Offline Reinforcement Learning with Generative Trajectory Policies
Xinsong Feng, Leshu Tang, Chenan Wang, Haipeng Chen
TL;DR
This paper tackles offline reinforcement learning by addressing the expressiveness–efficiency trade-off in generative policies. It unifies diffusion, Consistency Models, CTMs, and Flow Matching under a continuous-time ODE trajectory framework and introduces Generative Trajectory Policies (GTPs) that learn the full ODE solution map. To make GTP practical, it introduces a stable score-approximation technique and an advantage-weighted objective that blends imitation with value-based policy improvement. Empirically, GTP achieves state-of-the-art results on D4RL benchmarks, including perfect scores on several AntMaze tasks, demonstrating strong expressiveness without prohibitive computation.
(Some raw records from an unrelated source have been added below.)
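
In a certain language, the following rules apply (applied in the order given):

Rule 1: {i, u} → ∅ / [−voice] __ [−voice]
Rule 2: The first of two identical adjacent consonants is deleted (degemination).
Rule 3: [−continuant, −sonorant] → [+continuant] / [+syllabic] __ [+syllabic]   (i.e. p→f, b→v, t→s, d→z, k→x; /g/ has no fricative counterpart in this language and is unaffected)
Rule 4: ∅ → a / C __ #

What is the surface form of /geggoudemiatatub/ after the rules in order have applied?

gegouzemiasasuba

Rule 1 (high vowel syncope): no segment meets the environment; /geggoudemiatatub/ is unchanged.
Rule 2 (degemination): /gg/ is a geminate; the first /g/ deletes. /geggoudemiatatub/ → gegoudemiatatub.
Rule 3 (intervocalic spirantization): /d/ is a stop between vowels /u/ and /e/, so it spirantizes to the fricative [z]. /t/ is a stop between vowels /a/ and /a/, so it spirantizes to the fricative [s]. /t/ is a stop between vowels /a/ and /u/, so it spirantizes to the fricative [s]. /gegoudemiatatub/ → gegouzemiasasub.
Rule 4 (final a-epenthesis): the form ends in the consonant /b/, so [a] is inserted word-finally. /gegouzemiasasub/ → gegouzemiasasuba.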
This work thus provides a principled, scalable pathway to powerful, trajectory-based policies for offline RL, with clear avenues for future efficiency and broader applicability.
Abstract
Generative models have emerged as a powerful class of policies for offline reinforcement learning (RL) due to their ability to capture complex, multi-modal behaviors. However, existing methods face a stark trade-off: slow, iterative models like diffusion policies are computationally expensive, while fast, single-step models like consistency policies often suffer from degraded performance. In this paper, we demonstrate that it is possible to bridge this gap. The key to moving beyond the limitations of individual methods, we argue, lies in a unifying perspective that views modern generative models, including diffusion, flow matching, and consistency models, as specific instances of learning a continuous-time generative trajectory governed by an Ordinary Differential Equation (ODE). This principled foundation provides a clearer design space for generative policies in RL and allows us to propose Generative Trajectory Policies (GTPs), a new and more general policy paradigm that learns the entire solution map of the underlying ODE. To make this paradigm practical for offline RL, we further introduce two key theoretically principled adaptations. Empirical results demonstrate that GTP achieves state-of-the-art performance on D4RL benchmarks - it significantly outperforms prior generative policies, achieving perfect scores on several notoriously hard AntMaze tasks.